“The Cervantes texts show that ointments made with a ritual or satanic excuse were recreational and recreational purposes”
Francisco López Muñoz, full academician of the Royal European Academy of Doctors-Barcelona 1914 (RAED), gave on February 20, at the headquarters of the Spanish Royal National Academy of Medicine, the conference “Pomadas y ungüentos de bruja en la literatura del Siglo de Oro” (Ointments and witch ointments in literature of Spanish Golden Age), in which he analyzed the magical environment of the world of witchcraft from the perspective of the extra therapeutic use of psychotropic agents through the main authors of the Golden Age, mainly Miguel de Cervantes and Lope de Vega.
After an analysis of the phenomenon of witchcraft and the differential characteristics of the same in Golden Spain, reviewed the main agents used in the development of these ointments, highlighting the hallucinogenic plants of the solanaceae family (henbane, mandrake, belladonna, stramonium…), along with other ingredients of animal origin, such as substances obtained from certain amphibians (frogs or toads), very present in the symbolism associated with witchcraft. He also addressed the study of the possible documentary sources of these writers in pharmacological matters, highlighting the Dioscorides commented by Andrés Laguna and the Natural History of Pliny the Elder and his commented editions by some contemporary authors.

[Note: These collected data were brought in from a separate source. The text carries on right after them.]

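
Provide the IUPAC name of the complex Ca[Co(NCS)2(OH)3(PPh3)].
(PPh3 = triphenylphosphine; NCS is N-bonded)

The 1 calcium counter-ion carries a total charge of +2, so each complex ion is 2−.
Ligand charges: 3×hydroxo (-1 each), 1×triphenylphosphine (neutral), 2×isothiocyanato (-1 each); total -5. So Co + (-5) = 2−, giving Co = +3.
Ligands are named alphabetically: hydroxo before isothiocyanato before triphenylphosphine.
The complex ion is anionic, so cobalt takes the -ate form cobaltate(III).

calcium trihydroxodiisothiocyanato(triphenylphosphine)cobaltate(III)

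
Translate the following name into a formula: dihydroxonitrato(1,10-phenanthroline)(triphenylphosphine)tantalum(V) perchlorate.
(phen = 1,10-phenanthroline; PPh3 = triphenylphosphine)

Ligands: 1 1,10-phenanthroline (phen, neutral), 1 triphenylphosphine (PPh3, neutral), 1 nitrato (NO3, -1), 2 hydroxo (OH, -1). Ligand charge sum = -3.
Charge balance with perchlorate (-1) requires 1 complex ion per 2 perchlorate.

[Ta(NO3)(OH)2(phen)(PPh3)](ClO4)2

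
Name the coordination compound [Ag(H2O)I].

There is no counter-ion, so the complex is neutral overall.
Ligand charges: 1×aqua (neutral), 1×iodo (-1 each); total -1. So Ag + (-1) = 0, giving Ag = +1.
Ligands are named alphabetically: aqua before iodo.

aquaiodosilver(I)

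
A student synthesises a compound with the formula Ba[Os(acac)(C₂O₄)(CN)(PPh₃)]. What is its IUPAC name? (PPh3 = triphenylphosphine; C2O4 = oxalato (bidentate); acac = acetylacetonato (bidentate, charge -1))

barium (acetylacetonato)cyanooxalato(triphenylphosphine)osmate(II)

The 1 barium counter-ion carries a total charge of +2, so each complex ion is 2−.
Ligand charges: 1×cyano (-1 each), 1×triphenylphosphine (neutral), 1×oxalato (-2 each), 1×acetylacetonato (-1 each); total -4. So Os + (-4) = 2−, giving Os = +2.
Ligands are named alphabetically: acetylacetonato before cyano before oxalato before triphenylphosphine.
The complex ion is anionic, so osmium takes the -ate form osmate(II).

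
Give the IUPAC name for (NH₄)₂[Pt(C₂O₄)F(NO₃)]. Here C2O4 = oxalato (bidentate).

ammonium fluoronitratooxalatoplatinate(II)

The 2 ammonium counter-ions carry a total charge of +2, so each complex ion is 2−.
Ligand charges: 1×fluoro (-1 each), 1×nitrato (-1 each), 1×oxalato (-2 each); total -4. So Pt + (-4) = 2−, giving Pt = +2.
The complex ion is anionic, so platinum takes the -ate form platinate(II).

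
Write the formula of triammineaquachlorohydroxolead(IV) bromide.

[PbCl(H2O)(NH3)3(OH)]Br2

Ligands: 3 ammine (NH3, neutral), 1 chloro (Cl, -1), 1 aqua (H2O, neutral), 1 hydroxo (OH, -1). Ligand charge sum = -2.
With Pb in oxidation state +4, the complex ion is [Pb...]^2+.
Charge balance with bromide (-1) requires 1 complex ion per 2 bromide.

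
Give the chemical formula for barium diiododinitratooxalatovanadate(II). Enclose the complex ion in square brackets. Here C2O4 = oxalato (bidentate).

Ligands: 1 oxalato (C2O4, -2), 2 iodo (I, -1), 2 nitrato (NO3, -1). Ligand charge sum = -6.
Charge balance with barium (+2) requires 1 complex ion per 2 barium.

Ba2[V(C2O4)I2(NO3)2]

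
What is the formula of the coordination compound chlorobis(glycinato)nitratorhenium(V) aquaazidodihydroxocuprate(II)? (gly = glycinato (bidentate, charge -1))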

Special attention was given to the exemplary novel El coloquio de los perros (The colloquy of dogs), in which Cervantes masterfully describes the psychotropic effects of the mixtures of hallucinogenic agents administered topically (extracorporeal trips, visual hallucinations, pleasurable sensations…), in a very similar way to the one made by the professor of Tomist theology of the University of Alcalá Pedro Ciruelo and by the Segovian doctor Andrés Laguna. The speaker indicated that “the Cervantes texts highlight a fact that today could seem evident, that in many occasions these ointments could have been elaborated, with the ritual or satanic excuse, with evidently recreational and playful purposes”.
The conference concluded by stating that the use of scientific works by the writers of the Golden Age “as a reference tool and documentary does not reduce the artistic creativity of these authors, as one might think from reductionist approaches, but quite the contrary : an approximation of science to literature for the first time in the history of Spanish literature”.